Historical & Contemporary Views Flashcards
Chapter 2: Historical & Contemporary Views of Abnormal Behavior (29 cards)
True or False?
In the Middle Ages, before the advent of
‘The Twilight Saga’ by Stephanie Meyer, many individuals believed themselves to be possessed by wolves, often mimicking their behavior.
True.
This was known as “Lycanthropy,” and the treatment was typically an exorcism.
True or False?
Hippocrates’ believed the best cure for hysteria (physical illness without an organic cause) was marriage.
True.
Hysteria was primarily restricted to women, and commonly known as “wandering uterus” since the uterus would wander to different parts of the body pining for a child.
During the ______, the emphasis was on treating people with mental illness with kindness and consideration as sick people instead of beasts.
(a) Late Eighteenth Century (b) Middle Ages (c) Twentieth Century (d) Nineteenth Century
(a) Late Eighteenth Century
Asylums
Institutions for the mentally ill.
Behavioral Perspective
A theoretical viewpoint organized around the theme that learning is central in determining human behavior.
Behaviorism
School of psychology that formerly restricted itself primarily to the study of overt behavior.
Catharsis
Discharge of emotional tension associated with something, such as past traumas.
Classical Conditioning
A basic form of learning in which a neutral stimulus is paired repeatedly with an unconditioned stimulus (US) that naturally elicits an unconditional response (UR).

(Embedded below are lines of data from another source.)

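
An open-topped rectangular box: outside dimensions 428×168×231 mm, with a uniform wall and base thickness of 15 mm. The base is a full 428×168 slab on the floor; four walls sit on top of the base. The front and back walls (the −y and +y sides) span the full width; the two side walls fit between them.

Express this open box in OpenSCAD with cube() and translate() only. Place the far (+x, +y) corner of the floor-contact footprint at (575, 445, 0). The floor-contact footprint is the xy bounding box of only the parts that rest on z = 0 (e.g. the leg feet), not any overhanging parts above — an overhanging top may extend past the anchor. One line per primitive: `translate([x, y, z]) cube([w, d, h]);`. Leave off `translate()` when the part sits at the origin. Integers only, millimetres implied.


translate([147, 277, 0]) cube([428, 168, 15]);
translate([147, 277, 15]) cube([428, 15, 216]);
translate([147, 430, 15]) cube([428, 15, 216]);
translate([147, 292, 15]) cube([15, 138, 216]);
translate([560, 292, 15]) cube([15, 138, 216]);


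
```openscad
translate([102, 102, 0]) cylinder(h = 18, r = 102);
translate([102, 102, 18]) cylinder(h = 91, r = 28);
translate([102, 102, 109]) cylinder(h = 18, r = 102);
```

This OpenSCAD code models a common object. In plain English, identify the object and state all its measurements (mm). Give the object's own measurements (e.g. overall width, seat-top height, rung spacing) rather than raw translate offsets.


A spool: two coaxial disc flanges of radius 102 mm and thickness 18 mm, joined by a core cylinder of radius 28 mm and height 91 mm. The lower flange rests on z = 0 and the three cylinders share a vertical axis.


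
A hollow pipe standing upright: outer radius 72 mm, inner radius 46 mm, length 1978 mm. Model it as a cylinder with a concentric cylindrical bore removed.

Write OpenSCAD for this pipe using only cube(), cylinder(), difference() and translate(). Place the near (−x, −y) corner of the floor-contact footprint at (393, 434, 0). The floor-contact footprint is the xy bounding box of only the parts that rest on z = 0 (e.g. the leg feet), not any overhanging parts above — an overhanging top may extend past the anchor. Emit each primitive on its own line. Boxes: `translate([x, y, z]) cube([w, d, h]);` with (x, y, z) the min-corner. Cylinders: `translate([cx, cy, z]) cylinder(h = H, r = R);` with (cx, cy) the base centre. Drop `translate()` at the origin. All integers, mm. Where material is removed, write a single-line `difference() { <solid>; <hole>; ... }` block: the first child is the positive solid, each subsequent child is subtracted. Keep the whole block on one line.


difference() { translate([465, 506, 0]) cylinder(h = 1978, r = 72); translate([465, 506, 0]) cylinder(h = 1978, r = 46); }


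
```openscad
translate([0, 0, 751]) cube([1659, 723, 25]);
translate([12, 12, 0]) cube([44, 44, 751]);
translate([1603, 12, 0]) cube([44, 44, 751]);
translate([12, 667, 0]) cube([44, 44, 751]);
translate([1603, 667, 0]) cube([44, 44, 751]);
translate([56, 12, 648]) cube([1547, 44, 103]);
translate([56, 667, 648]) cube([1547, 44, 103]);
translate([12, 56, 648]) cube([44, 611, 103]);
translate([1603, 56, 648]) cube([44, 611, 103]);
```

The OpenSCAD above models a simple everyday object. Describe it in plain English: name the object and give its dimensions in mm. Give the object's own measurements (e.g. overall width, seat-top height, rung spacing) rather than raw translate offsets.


A rectangular dining table. The top is 1659×723×25 mm with its upper surface at z = 776 mm. It stands on four 44×44 mm square legs, each inset 12 mm from the nearest pair of top edges, running from the floor to the underside of the top. Four apron rails, 44 mm thick and 103 mm tall, run between adjacent legs with their top edges flush with the underside of the top and their outer faces flush with the legs' outer faces.


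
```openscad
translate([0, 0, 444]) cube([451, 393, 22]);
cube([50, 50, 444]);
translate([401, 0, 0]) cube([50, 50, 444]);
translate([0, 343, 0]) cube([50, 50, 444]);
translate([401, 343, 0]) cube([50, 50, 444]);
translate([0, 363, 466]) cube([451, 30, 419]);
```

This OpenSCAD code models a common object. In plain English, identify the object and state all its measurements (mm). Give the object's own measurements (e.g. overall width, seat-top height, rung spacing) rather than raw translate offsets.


A chair. The seat is a 451×393×22 mm slab with its top at z = 466 mm, on four 50×50 mm corner legs (flush with the seat edges, standing on z = 0). A flat backrest 30 mm thick, 419 mm tall, spans the full seat width and rises from the seat top along its +y edge, rear face flush with the rear of the seat.


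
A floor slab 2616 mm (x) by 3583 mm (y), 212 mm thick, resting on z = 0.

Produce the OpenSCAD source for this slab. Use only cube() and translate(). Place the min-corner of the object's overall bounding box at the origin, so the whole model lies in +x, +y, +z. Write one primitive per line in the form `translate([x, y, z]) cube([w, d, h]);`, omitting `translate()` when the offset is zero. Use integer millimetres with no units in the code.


cube([2616, 3583, 212]);


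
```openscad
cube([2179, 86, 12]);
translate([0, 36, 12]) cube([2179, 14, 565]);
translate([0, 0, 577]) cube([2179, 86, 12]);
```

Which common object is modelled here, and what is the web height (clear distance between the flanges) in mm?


An I-beam. The web height is 565 mm.

Two wide flanges with a thin centred web — an I-beam. Overall 589 mm minus two 12 mm flanges gives a web of 589 − 2·12 = 565 mm.


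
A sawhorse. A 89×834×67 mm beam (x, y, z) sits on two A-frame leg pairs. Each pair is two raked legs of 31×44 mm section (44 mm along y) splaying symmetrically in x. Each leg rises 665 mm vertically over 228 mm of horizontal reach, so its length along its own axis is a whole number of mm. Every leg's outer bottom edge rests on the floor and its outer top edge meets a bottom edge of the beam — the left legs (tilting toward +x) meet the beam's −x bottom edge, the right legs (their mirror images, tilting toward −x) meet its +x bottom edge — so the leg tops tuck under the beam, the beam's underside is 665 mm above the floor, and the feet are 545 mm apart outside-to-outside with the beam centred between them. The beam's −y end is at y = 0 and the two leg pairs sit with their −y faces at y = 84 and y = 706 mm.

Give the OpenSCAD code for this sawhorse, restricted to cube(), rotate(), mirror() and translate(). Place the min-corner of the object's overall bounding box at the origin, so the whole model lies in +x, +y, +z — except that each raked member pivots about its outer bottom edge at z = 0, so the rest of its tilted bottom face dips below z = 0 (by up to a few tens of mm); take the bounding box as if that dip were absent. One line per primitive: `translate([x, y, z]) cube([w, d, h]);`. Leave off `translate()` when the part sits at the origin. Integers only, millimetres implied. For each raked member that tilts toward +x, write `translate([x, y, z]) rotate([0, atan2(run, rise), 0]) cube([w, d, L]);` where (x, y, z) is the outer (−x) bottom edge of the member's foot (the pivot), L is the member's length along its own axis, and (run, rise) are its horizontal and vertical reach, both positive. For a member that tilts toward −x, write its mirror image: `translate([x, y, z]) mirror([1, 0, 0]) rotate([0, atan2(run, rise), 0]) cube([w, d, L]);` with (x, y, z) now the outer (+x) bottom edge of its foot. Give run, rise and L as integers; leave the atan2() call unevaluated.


translate([228, 0, 665]) cube([89, 834, 67]);
translate([0, 84, 0]) rotate([0, atan2(228, 665), 0]) cube([31, 44, 703]);
translate([545, 84, 0]) mirror([1, 0, 0]) rotate([0, atan2(228, 665), 0]) cube([31, 44, 703]);
translate([0, 706, 0]) rotate([0, atan2(228, 665), 0]) cube([31, 44, 703]);
translate([545, 706, 0]) mirror([1, 0, 0]) rotate([0, atan2(228, 665), 0]) cube([31, 44, 703]);


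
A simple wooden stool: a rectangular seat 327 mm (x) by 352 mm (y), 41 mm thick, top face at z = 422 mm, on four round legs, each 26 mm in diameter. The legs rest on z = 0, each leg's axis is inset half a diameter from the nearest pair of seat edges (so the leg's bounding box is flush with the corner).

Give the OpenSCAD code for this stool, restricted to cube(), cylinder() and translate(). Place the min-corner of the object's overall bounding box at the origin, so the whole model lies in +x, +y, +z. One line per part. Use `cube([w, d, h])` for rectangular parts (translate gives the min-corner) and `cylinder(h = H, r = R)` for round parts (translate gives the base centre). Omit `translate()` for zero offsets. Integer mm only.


// leg_h = 422 - 41 = 381
translate([0, 0, 381]) cube([327, 352, 41]);
translate([13, 13, 0]) cylinder(h = 381, r = 13);
translate([314, 13, 0]) cylinder(h = 381, r = 13);
translate([13, 339, 0]) cylinder(h = 381, r = 13);
translate([314, 339, 0]) cylinder(h = 381, r = 13);


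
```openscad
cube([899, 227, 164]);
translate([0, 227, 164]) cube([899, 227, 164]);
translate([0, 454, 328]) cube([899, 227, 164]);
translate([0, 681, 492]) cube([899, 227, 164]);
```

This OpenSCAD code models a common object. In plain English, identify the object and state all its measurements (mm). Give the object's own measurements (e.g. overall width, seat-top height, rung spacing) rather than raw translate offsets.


A straight staircase of 4 solid steps. Each step is 899 mm wide (x), 227 mm deep (y, the going) and 164 mm tall (the rise). The first step rests on the floor; each subsequent step sits one going further in +y and one rise higher in +z, directly behind and above the previous step with no overlap.


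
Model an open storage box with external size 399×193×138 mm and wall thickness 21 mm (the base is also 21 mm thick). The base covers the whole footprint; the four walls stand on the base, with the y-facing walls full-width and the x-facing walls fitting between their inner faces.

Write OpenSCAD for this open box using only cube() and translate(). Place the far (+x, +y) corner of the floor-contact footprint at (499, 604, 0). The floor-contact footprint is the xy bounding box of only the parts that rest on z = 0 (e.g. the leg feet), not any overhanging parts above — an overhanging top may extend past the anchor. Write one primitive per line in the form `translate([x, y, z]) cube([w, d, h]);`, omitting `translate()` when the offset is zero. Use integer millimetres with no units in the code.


translate([100, 411, 0]) cube([399, 193, 21]);
translate([100, 411, 21]) cube([399, 21, 117]);
translate([100, 583, 21]) cube([399, 21, 117]);
translate([100, 432, 21]) cube([21, 151, 117]);
translate([478, 432, 21]) cube([21, 151, 117]);


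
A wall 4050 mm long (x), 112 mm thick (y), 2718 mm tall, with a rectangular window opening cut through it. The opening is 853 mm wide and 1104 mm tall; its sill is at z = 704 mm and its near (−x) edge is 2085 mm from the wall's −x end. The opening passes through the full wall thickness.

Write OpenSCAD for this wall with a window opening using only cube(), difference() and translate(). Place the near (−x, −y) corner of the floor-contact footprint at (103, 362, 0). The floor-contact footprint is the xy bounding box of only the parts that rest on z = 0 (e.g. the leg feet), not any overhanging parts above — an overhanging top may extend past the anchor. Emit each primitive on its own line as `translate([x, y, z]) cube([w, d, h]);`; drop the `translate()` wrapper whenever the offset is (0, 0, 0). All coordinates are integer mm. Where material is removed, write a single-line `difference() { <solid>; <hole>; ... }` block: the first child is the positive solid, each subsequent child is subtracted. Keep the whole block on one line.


difference() { translate([103, 362, 0]) cube([4050, 112, 2718]); translate([2188, 362, 704]) cube([853, 112, 1104]); }


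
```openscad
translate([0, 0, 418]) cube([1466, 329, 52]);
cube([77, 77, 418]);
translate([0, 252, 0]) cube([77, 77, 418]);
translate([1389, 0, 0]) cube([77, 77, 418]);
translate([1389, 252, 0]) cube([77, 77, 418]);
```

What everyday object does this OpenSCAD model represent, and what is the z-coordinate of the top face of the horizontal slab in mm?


A bench. The seat-top height is 470 mm.

A long slab on four corner posts — a bench. The slab sits at z = 418 with thickness 52, so the top is 418 + 52 = 470 mm.


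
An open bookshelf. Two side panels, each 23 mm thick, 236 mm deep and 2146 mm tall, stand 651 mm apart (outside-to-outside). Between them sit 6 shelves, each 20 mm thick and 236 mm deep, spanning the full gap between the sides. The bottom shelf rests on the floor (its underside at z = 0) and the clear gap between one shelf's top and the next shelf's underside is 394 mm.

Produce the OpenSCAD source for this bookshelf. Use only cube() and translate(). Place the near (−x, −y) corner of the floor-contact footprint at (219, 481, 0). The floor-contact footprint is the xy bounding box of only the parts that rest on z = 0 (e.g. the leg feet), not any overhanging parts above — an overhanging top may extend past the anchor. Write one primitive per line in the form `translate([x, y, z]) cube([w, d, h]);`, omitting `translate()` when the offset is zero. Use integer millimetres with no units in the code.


translate([219, 481, 0]) cube([23, 236, 2146]);
translate([847, 481, 0]) cube([23, 236, 2146]);
translate([242, 481, 0]) cube([605, 236, 20]);
translate([242, 481, 414]) cube([605, 236, 20]);
translate([242, 481, 828]) cube([605, 236, 20]);
translate([242, 481, 1242]) cube([605, 236, 20]);
translate([242, 481, 1656]) cube([605, 236, 20]);
translate([242, 481, 2070]) cube([605, 236, 20]);


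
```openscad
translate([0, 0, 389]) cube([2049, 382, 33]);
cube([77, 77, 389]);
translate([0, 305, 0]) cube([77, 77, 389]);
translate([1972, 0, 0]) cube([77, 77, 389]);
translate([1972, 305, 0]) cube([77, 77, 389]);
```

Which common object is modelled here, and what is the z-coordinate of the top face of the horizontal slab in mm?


A bench. The seat-top height is 422 mm.

A long slab on four corner posts — a bench. The slab sits at z = 389 with thickness 33, so the top is 389 + 33 = 422 mm.


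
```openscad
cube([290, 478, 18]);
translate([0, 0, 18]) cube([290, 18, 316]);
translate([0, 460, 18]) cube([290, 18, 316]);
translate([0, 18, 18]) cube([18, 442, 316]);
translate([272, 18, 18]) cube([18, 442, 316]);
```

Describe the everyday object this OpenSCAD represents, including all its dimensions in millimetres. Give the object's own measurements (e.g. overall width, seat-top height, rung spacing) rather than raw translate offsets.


An open-topped rectangular box: outside dimensions 290×478×334 mm, with a uniform wall and base thickness of 18 mm. The base is a full 290×478 slab on the floor; four walls sit on top of the base. The front and back walls (the −y and +y sides) span the full width; the two side walls fit between them.


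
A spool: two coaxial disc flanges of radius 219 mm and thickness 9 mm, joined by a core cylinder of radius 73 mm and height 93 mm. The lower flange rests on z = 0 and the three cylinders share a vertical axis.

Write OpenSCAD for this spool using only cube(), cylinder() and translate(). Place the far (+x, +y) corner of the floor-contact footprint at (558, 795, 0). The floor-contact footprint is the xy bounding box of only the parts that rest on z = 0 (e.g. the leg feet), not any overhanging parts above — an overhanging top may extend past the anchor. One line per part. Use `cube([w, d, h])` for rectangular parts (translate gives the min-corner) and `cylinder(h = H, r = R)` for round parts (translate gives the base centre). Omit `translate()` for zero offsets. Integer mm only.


translate([339, 576, 0]) cylinder(h = 9, r = 219);
translate([339, 576, 9]) cylinder(h = 93, r = 73);
translate([339, 576, 102]) cylinder(h = 9, r = 219);


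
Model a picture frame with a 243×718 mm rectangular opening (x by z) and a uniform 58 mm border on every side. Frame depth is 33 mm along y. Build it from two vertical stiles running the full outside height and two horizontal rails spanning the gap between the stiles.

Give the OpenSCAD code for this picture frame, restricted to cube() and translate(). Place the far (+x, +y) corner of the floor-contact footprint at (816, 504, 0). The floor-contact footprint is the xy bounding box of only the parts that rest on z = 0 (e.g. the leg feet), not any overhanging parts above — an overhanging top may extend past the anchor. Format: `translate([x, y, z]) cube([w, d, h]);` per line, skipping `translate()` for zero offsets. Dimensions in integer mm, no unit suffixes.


translate([457, 471, 0]) cube([58, 33, 834]);
translate([758, 471, 0]) cube([58, 33, 834]);
translate([515, 471, 0]) cube([243, 33, 58]);
translate([515, 471, 776]) cube([243, 33, 58]);


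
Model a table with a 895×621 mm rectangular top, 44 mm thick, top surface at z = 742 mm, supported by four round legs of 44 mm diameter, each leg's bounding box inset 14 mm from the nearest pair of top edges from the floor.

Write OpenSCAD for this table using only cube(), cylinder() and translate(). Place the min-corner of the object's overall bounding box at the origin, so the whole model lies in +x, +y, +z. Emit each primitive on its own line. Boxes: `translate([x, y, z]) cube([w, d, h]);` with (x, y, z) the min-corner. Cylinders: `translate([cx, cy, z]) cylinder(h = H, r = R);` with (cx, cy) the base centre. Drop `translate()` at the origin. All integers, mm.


translate([0, 0, 698]) cube([895, 621, 44]);
translate([36, 36, 0]) cylinder(h = 698, r = 22);
translate([859, 36, 0]) cylinder(h = 698, r = 22);
translate([36, 585, 0]) cylinder(h = 698, r = 22);
translate([859, 585, 0]) cylinder(h = 698, r = 22);


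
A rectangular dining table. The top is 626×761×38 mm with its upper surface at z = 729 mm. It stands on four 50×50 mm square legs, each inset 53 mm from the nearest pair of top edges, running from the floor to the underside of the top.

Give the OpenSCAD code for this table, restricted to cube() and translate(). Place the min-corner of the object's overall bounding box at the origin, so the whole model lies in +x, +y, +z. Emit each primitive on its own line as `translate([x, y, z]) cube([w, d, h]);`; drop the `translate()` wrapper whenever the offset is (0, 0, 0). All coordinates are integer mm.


// leg_h = 729 - 38 = 691
translate([0, 0, 691]) cube([626, 761, 38]);
translate([53, 53, 0]) cube([50, 50, 691]);
translate([523, 53, 0]) cube([50, 50, 691]);
translate([53, 658, 0]) cube([50, 50, 691]);
translate([523, 658, 0]) cube([50, 50, 691]);


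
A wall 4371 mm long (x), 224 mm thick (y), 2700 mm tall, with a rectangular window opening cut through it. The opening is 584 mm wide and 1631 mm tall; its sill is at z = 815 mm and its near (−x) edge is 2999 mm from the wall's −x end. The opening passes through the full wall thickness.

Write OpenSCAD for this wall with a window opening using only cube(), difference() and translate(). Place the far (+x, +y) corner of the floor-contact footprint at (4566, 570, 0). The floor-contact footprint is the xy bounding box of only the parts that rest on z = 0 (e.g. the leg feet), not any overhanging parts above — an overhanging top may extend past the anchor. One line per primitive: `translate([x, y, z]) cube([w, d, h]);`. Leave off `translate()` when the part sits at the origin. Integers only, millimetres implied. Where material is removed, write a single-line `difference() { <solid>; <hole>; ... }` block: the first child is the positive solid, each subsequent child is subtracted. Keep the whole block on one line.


difference() { translate([195, 346, 0]) cube([4371, 224, 2700]); translate([3194, 346, 815]) cube([584, 224, 1631]); }


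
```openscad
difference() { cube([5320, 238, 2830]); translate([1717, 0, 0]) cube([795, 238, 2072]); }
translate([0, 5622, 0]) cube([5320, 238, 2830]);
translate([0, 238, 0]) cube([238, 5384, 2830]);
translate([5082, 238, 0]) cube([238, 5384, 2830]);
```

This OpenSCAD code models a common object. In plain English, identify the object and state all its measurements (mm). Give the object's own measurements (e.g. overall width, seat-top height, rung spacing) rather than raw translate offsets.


A single room: four walls, each 2830 mm tall and 238 mm thick, enclosing an outside footprint 5320×5860 mm (x × y), no floor or roof. The front and back walls (−y and +y sides) run the full x-width; the side walls fit between their inner faces. A door opening 795 mm wide and 2072 mm tall is cut through the front wall from the floor up, its −x edge 1717 mm from the wall's −x end.


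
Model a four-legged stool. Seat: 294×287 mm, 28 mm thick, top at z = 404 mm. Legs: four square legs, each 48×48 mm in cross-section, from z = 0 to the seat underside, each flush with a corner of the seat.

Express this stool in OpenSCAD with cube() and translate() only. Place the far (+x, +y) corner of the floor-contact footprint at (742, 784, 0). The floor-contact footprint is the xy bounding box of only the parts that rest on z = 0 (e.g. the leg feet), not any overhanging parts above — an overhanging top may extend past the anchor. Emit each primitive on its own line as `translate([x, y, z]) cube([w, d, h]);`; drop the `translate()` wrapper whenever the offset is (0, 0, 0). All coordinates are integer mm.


translate([448, 497, 376]) cube([294, 287, 28]);
translate([448, 497, 0]) cube([48, 48, 376]);
translate([694, 497, 0]) cube([48, 48, 376]);
translate([448, 736, 0]) cube([48, 48, 376]);
translate([694, 736, 0]) cube([48, 48, 376]);


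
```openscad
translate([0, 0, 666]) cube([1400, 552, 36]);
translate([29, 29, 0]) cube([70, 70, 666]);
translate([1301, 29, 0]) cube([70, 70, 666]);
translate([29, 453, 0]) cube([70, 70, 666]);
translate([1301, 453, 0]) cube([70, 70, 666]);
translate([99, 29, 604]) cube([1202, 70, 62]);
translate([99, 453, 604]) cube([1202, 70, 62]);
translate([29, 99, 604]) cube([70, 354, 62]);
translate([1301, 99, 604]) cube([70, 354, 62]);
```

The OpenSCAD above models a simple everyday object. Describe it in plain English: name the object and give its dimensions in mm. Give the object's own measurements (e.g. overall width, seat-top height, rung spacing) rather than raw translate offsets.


A rectangular dining table. The top is 1400×552×36 mm with its upper surface at z = 702 mm. It stands on four 70×70 mm square legs, each inset 29 mm from the nearest pair of top edges, running from the floor to the underside of the top. Four apron rails, 70 mm thick and 62 mm tall, run between adjacent legs with their top edges flush with the underside of the top and their outer faces flush with the legs' outer faces.


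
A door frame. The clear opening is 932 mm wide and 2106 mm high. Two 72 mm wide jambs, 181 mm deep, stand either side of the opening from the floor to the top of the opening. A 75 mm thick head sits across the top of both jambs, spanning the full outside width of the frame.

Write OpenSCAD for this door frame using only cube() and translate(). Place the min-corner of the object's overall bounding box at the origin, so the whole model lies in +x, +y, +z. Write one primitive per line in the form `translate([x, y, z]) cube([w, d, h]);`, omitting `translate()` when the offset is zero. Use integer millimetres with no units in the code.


cube([72, 181, 2106]);
translate([1004, 0, 0]) cube([72, 181, 2106]);
translate([0, 0, 2106]) cube([1076, 181, 75]);


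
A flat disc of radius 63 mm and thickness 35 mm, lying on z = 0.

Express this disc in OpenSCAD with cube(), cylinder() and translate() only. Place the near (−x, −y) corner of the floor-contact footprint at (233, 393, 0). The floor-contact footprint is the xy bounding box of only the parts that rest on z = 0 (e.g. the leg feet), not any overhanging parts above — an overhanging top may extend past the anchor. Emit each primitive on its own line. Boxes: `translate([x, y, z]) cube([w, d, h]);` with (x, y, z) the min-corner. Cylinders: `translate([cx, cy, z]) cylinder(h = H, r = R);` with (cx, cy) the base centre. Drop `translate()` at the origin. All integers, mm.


translate([296, 456, 0]) cylinder(h = 35, r = 63);


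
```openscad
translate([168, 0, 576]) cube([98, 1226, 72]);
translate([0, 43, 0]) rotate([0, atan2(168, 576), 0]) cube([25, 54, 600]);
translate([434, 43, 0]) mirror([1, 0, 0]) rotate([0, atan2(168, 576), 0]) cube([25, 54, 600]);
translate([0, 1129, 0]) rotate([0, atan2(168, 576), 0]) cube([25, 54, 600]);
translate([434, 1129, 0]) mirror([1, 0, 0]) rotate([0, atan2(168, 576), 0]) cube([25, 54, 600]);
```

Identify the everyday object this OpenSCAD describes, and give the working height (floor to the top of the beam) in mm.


A sawhorse. The overall height is 648 mm.

A beam across two mirrored pairs of raked legs — a sawhorse. The beam's underside is at z = 576 (matching the legs' vertical rise in atan2(168, 576)) and the beam is 72 mm tall, so its top is at 576 + 72 = 648 mm. The raked legs top out at the beam's underside, so that is the highest point.


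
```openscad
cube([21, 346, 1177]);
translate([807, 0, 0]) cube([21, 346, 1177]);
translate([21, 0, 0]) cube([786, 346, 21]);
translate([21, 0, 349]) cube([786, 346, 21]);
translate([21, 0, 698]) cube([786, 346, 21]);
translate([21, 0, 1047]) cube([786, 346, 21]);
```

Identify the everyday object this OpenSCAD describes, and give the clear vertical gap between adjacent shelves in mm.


A bookshelf. The clear shelf gap is 328 mm.

Two tall side panels with 4 horizontal boards between them — a bookshelf. The first two shelf undersides are at z = 0 and z = 349; with shelf thickness 21, the clear gap is 349 − 0 − 21 = 328 mm.


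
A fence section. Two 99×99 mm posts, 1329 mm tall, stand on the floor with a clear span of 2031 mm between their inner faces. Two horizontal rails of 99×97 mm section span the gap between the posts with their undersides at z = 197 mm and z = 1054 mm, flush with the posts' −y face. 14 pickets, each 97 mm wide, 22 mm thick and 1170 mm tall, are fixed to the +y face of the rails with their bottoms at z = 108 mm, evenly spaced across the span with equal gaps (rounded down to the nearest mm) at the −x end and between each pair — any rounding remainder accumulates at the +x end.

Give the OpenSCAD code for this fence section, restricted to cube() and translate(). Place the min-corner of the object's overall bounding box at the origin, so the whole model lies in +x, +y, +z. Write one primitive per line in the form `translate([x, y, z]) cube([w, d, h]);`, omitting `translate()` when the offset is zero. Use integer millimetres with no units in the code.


cube([99, 99, 1329]);
translate([2130, 0, 0]) cube([99, 99, 1329]);
translate([99, 0, 197]) cube([2031, 99, 97]);
translate([99, 0, 1054]) cube([2031, 99, 97]);
translate([143, 99, 108]) cube([97, 22, 1170]);
translate([284, 99, 108]) cube([97, 22, 1170]);
translate([425, 99, 108]) cube([97, 22, 1170]);
translate([566, 99, 108]) cube([97, 22, 1170]);
translate([707, 99, 108]) cube([97, 22, 1170]);
translate([848, 99, 108]) cube([97, 22, 1170]);
translate([989, 99, 108]) cube([97, 22, 1170]);
translate([1130, 99, 108]) cube([97, 22, 1170]);
translate([1271, 99, 108]) cube([97, 22, 1170]);
translate([1412, 99, 108]) cube([97, 22, 1170]);
translate([1553, 99, 108]) cube([97, 22, 1170]);
translate([1694, 99, 108]) cube([97, 22, 1170]);
translate([1835, 99, 108]) cube([97, 22, 1170]);
translate([1976, 99, 108]) cube([97, 22, 1170]);


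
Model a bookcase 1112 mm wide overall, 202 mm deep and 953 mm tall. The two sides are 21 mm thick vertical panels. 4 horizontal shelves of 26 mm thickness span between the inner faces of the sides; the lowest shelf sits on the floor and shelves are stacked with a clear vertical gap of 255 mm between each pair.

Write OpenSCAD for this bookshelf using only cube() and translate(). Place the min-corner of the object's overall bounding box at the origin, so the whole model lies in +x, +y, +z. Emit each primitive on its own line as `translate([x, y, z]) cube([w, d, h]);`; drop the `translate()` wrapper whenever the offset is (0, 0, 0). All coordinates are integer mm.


cube([21, 202, 953]);
translate([1091, 0, 0]) cube([21, 202, 953]);
translate([21, 0, 0]) cube([1070, 202, 26]);
translate([21, 0, 281]) cube([1070, 202, 26]);
translate([21, 0, 562]) cube([1070, 202, 26]);
translate([21, 0, 843]) cube([1070, 202, 26]);


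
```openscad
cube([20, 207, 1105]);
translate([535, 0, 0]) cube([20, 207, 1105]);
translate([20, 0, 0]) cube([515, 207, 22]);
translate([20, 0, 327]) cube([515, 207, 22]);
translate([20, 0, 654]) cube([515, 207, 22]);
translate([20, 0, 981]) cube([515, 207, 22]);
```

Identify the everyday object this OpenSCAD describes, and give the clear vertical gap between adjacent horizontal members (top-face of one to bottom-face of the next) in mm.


A bookshelf. The clear shelf gap is 305 mm.

Two tall side panels with 4 horizontal boards between them — a bookshelf. The first two shelf undersides are at z = 0 and z = 327; with shelf thickness 22, the clear gap is 327 − 0 − 22 = 305 mm.


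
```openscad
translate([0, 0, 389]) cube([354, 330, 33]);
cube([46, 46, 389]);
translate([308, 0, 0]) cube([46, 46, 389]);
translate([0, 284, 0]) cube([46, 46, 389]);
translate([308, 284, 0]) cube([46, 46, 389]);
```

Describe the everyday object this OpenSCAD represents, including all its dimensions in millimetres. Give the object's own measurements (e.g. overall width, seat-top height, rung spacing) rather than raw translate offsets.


A four-legged stool. The seat is a 354×330×33 mm slab whose top surface is at z = 422 mm; four square legs, each 46×46 mm in cross-section, run from the floor (z = 0) to the underside of the seat, each flush with a corner of the seat.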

After repeated pairings, the neutral stimulus becomes a conditioned stimulus (CS) that elicits a conditioned response (CR).
Deinstitutionalization
Movement to close mental hospitals and treat people with severe mental disorder in the community.
Dream Analysis
Method involving the recording, description, and interpretation of a patients dreams.
Exorcisms
Religiously inspired treatment procedure designed to drive out evil spirits or forces from a possessed person.
Free Association
Method for probing the unconscious by having patients talk freely about themselves, their feelings, and their motives.
Insanity
Legal term for mental disorder, implying lack of responsibility for ones acts and inability to manage ones affairs.
Lycanthropy
Delusion of being a wolf.
Mass Madness
Historically, widespread occurrence of group behavior disorders that were apparently causes of hysteria.
Mental Hygiene Movement
Movement that advocated a method of treatment focused almost exclusively on the physical well-being of hospitalized mental patients.
Mesmerism
Theory of “animal magnetism” (hypnosis) formulated by Anton Mesmer.
Moral Management
Wide-ranging method of treatment that focuses on a patients social, individual, and occupational needs.
Nancy School
Group of physicians in 19th century Europe who excepted the view that hysteria was a sort of self-hypnosis.
Operant Conditioning
Form of learning in which if a particular response is reinforced, it becomes more likely to be repeated on similar occasions.
Psychoanalysis
Methods Freud used to study and treat patients.
Psychoanalytic Perspective
Theory of psychopathology, initially developed by Freud, that emphasizes the inner dynamics of unconscious motives.
Saint Vitus’s Dance
Name given to the dancing mania and mass hysteria that spread from Italy to Germany and the rest of Europe in the Middle Ages.
Tarantism
Dancing mania that occurred in Italy in the 13th century.